Saudi Arabien: neun saudische Staatsbürger

In den vergangenen zwei Tagen sind in Saudi-Arabien sechs Männer hingerichtet worden. Da Informationen über die Todesstrafe und Hinrichtungen in Saudi-Arabien nur sehr spärlich nach außen dringen, befürchtet amnesty international, dass einige dieser sechs Hingerichteten zu den neun saudischen Staatsbürgern gehören könnten, welche laut einer Meldung der Nachrichtenagentur "Associated Press" vom 16. April 2000 wegen "abweichenden sexuellen Verhaltens" zu Prügel- und Haftstrafen verurteilt worden waren. 

Möglicherweise sind auch die übrigen dieser neun Männer in unmittelbarer Gefahr, exekutiert zu werden. 

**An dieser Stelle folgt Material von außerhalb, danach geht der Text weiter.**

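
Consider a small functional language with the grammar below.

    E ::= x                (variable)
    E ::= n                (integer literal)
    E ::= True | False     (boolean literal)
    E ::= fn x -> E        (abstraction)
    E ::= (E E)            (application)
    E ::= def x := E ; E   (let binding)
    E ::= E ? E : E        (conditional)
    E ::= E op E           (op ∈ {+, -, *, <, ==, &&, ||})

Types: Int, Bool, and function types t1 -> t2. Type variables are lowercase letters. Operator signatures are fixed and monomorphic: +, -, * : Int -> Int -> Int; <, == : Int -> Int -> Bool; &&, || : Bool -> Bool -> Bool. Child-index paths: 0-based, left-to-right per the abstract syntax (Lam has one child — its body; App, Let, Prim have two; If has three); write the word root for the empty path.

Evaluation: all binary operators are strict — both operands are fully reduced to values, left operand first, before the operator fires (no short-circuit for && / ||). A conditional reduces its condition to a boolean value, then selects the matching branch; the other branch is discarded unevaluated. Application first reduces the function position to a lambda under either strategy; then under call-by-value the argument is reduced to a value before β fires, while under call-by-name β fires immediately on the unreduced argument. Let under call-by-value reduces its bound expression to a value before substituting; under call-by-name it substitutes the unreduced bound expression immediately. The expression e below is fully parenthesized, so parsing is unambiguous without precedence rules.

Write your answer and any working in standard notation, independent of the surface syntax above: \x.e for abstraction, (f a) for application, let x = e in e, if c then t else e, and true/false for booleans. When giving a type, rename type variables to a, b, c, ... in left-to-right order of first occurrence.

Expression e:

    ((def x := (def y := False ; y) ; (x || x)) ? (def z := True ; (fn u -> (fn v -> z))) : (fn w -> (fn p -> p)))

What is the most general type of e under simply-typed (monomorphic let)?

Working:
let y : Bool
y : Bool
let x : Bool
x : Bool
  unify Bool ~ Bool
x : Bool
  unify Bool ~ Bool
  unify Bool ~ Bool
let z : Bool
z : Bool
\v._ : b -> Bool
\u._ : a -> b -> Bool
p : d
\p._ : d -> d
\w._ : c -> d -> d
  unify a -> b -> Bool ~ c -> d -> d
  unify a ~ c
  unify b -> Bool ~ d -> d
  unify b ~ d
  unify Bool ~ d

Answer: a -> Bool -> Bool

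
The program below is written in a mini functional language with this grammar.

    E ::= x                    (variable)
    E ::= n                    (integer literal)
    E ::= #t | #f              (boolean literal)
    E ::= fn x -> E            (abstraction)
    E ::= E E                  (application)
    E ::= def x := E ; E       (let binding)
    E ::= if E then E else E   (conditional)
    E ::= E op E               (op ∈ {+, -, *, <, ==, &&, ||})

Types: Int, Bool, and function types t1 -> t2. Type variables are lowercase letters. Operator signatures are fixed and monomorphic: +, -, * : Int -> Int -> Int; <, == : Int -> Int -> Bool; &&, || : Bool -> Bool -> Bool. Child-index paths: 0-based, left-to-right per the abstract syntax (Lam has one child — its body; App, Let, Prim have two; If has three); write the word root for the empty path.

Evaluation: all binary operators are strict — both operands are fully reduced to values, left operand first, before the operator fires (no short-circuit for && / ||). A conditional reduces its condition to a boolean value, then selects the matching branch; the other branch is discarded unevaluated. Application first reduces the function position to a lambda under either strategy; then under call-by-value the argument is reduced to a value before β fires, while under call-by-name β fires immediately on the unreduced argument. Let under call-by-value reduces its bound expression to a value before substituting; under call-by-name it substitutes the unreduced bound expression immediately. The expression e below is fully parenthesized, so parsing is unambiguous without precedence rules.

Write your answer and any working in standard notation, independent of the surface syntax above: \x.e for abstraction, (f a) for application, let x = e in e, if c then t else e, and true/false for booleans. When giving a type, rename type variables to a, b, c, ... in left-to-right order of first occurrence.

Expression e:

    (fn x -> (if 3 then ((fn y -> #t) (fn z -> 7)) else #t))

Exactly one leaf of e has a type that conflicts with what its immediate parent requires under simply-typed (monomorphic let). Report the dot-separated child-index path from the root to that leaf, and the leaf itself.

Trace:
  unify Int ~ Bool
  FAIL: mismatch Int ~ Bool

Answer: 0.0 : 3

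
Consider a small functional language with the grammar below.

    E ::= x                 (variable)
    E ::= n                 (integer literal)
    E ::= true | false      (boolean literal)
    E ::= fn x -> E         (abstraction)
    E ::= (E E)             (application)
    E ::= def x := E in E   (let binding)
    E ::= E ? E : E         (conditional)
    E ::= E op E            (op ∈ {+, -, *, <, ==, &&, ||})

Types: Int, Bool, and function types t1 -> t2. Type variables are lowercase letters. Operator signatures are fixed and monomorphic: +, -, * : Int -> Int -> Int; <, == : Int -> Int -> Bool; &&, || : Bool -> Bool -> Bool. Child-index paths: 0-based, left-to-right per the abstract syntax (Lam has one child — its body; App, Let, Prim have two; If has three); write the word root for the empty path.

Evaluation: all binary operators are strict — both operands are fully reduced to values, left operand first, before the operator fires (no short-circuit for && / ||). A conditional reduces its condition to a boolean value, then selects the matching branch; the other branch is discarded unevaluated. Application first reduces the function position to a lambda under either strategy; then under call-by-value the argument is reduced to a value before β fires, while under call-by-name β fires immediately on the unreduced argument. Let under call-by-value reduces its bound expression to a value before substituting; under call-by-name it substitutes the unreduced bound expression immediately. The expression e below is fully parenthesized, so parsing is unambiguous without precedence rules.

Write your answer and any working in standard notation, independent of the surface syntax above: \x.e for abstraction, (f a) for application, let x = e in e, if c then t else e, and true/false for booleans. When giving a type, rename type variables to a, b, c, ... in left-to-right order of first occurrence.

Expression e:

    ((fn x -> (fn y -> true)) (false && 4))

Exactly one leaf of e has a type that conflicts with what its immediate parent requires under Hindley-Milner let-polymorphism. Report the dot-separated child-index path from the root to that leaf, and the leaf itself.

Answer: 1.1 : 4

Working:
\y._ : b -> Bool
\x._ : a -> b -> Bool
  unify Bool ~ Bool
  unify Int ~ Bool
  FAIL: mismatch Int ~ Bool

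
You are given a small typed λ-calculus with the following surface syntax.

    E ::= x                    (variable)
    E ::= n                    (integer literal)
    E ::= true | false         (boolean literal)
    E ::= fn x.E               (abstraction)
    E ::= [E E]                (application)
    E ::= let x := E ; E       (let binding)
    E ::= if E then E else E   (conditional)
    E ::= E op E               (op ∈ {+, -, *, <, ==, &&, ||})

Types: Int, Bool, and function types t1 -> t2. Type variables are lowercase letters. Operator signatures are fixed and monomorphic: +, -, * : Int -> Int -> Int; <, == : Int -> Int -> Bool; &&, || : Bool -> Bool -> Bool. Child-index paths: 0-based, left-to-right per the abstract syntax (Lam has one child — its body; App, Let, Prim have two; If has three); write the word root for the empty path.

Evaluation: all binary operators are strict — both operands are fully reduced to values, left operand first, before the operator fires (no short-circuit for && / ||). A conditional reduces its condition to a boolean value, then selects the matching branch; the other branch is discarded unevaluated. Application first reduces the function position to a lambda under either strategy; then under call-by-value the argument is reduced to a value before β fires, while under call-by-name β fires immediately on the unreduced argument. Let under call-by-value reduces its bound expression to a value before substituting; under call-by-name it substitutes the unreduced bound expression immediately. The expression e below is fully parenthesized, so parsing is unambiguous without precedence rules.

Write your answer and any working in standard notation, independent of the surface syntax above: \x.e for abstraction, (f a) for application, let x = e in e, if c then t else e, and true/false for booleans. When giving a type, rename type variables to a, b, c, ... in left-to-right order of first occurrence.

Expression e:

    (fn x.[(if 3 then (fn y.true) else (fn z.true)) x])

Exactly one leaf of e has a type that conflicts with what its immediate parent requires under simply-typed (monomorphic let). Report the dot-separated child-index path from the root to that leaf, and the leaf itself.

Answer: 0.0.0 : 3

Working:
  unify Int ~ Bool
  FAIL: mismatch Int ~ Bool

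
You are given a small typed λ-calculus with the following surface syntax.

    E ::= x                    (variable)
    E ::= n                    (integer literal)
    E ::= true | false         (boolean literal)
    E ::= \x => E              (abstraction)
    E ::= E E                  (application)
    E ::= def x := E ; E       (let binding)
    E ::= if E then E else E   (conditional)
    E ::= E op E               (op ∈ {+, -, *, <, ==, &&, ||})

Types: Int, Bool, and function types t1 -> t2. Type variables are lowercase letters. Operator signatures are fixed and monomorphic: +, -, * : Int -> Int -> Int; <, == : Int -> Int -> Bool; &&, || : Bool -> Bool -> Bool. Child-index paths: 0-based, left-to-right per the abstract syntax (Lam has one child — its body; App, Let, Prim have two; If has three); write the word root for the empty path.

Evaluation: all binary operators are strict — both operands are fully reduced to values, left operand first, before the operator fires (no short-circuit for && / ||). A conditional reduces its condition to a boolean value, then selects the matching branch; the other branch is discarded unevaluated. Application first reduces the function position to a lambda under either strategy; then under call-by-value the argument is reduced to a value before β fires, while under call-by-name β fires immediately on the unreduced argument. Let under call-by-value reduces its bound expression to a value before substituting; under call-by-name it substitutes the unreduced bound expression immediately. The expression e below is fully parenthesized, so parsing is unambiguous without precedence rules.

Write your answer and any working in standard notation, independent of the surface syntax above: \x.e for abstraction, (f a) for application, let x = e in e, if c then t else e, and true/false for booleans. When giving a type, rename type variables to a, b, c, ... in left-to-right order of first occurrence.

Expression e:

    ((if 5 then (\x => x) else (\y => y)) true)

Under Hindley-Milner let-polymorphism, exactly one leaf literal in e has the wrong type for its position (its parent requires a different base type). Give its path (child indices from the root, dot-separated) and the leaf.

Answer: 0.0 : 5

Working:
  unify Int ~ Bool
  FAIL: mismatch Int ~ Bool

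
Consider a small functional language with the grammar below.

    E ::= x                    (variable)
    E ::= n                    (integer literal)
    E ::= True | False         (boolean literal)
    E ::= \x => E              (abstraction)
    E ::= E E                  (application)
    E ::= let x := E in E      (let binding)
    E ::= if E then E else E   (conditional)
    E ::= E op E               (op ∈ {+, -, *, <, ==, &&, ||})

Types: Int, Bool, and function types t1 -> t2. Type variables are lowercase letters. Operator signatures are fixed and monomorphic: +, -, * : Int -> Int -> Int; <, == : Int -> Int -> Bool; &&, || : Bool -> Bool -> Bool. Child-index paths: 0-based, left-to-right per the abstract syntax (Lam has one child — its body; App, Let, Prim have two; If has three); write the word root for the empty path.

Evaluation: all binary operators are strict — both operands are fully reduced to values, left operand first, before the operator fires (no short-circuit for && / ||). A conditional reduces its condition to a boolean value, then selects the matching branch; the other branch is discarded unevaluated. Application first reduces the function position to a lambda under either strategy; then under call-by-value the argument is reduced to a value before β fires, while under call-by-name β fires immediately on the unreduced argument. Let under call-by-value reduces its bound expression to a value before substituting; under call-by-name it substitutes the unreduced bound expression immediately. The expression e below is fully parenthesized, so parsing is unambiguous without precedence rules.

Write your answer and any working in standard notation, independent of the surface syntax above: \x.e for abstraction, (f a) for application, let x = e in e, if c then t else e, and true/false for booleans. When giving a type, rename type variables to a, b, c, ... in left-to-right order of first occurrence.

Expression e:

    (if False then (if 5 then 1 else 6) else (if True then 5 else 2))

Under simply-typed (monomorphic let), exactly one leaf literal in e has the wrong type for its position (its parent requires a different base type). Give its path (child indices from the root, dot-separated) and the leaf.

Working:
  unify Bool ~ Bool
  unify Int ~ Bool
  FAIL: mismatch Int ~ Bool

Answer: 1.0 : 5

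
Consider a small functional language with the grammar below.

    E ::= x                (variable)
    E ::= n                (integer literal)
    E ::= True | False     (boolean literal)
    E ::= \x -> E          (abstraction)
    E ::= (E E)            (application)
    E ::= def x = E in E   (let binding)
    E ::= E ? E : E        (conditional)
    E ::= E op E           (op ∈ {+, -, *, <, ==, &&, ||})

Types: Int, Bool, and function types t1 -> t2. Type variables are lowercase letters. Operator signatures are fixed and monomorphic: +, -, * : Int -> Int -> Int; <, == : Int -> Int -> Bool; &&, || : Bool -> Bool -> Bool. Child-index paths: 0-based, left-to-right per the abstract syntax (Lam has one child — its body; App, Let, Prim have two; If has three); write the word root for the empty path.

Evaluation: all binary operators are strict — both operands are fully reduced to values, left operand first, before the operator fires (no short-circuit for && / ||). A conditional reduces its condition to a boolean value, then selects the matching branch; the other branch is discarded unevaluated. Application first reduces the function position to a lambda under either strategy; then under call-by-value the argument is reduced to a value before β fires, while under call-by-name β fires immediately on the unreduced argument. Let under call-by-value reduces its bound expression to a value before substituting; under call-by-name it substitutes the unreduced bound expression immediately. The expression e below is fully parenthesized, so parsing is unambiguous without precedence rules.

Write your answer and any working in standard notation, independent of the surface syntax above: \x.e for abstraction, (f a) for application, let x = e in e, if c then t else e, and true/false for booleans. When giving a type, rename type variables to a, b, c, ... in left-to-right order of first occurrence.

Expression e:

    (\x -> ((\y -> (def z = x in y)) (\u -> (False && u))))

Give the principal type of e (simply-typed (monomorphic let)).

Derivation:
x : a
let z : a
y : b
\y._ : b -> b
  unify Bool ~ Bool
u : c
  unify c ~ Bool
\u._ : Bool -> Bool
  unify b -> b ~ (Bool -> Bool) -> d
  unify b ~ Bool -> Bool
  unify Bool -> Bool ~ d
_ _ : Bool -> Bool
\x._ : a -> Bool -> Bool

Answer: a -> Bool -> Bool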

Bei drei der sechs Hingerichteten handelte es sich um saudi-arabische Staatsbürger. Ihre Namen wurden mit Rajih bin Ibrahim 'Issa, Attiya bin Obeid 'Attiya, und Rajihi bin Hamad bin Ali angegeben. Sie wurden am 11. Juli 2000 in Abha in der Provinz Asir hingerichtet. Die übrigen drei Männer sollen jemenitische Staatsbürger mit Namen Abdullah bin Muhammad bin Abdullah Jabali, Yahya bin Ahmad Yabas Faraj und Faraj Ali al-Hajuri gewesen sein. Sie wurden am 14. Juli 2000 in der Provinz Jizan hingerichtet. Alle sechs Männer wurden der "Sodomie", "Transvestitentums", der "Homosexualität" sowie der "Vergewaltigung von Kindern" für schuldig befunden. In diesem Jahr sind in Saudi-Arabien bereits 71 Todesurteile vollstreckt worden. 

HINTERGRUNDINFORMATIONEN 

amnesty international erkennt uneingeschränkt das Recht und die Verantwortung von Behörden an, Straftatverdächtige von Verbrechen wie Vergewaltigung vor Gericht zu stellen, wendet sich in aber allen Fällen gegen die Todesstrafe, weil sie eine Verletzung des Rechts auf Leben (des fundamentalsten Menschenrechts) und des Rechts, keiner grausamen, unmenschlichen oder erniedrigenden Behandlung oder Strafe unterworfen zu werden, darstellt; diese Rechte sind in der Allgemeinen Erklärung der Menschenrechte verankert. In Saudi-Arabien wird die Todesstrafe für eine Reihe von Vergehen verhängt, einschließlich Mord, Vergewaltigung, Apostasie (Abfall vom moslemischen Glauben), Drogenhandel und bewaffnetem Raub sowie allem, was als "Verderbtheit auf Erden" bezeichnet wird. Die Prügelstrafe und Amputationen werden in Saudi-Arabien bei einer Reihe von Tatbeständen angewandt. So wird die Prügelstrafe bei Sexualdelikten verhängt und kann nach Ermessen der Richter auch als zusätzliche Strafe bzw. an Stelle anderer Strafen angeordnet werden. Die Anzahl der Peitschenhiebe ist gesetzlich nicht festgelegt und kann von mehreren Dutzend bis mehreren Tausend Hieben reichen. Gemäß internationalen Menschenrechtsstandards, darunter auch die Allgemeine Erklärung der Menschenrechte, gelten sowohl Amputationen als auch jede Form der Prügelstrafe als Folter bzw. als eine "grausame, unmenschliche und erniedrigende Strafe", was bedeutet, dass diese Strafen ausnahmslos verboten sind.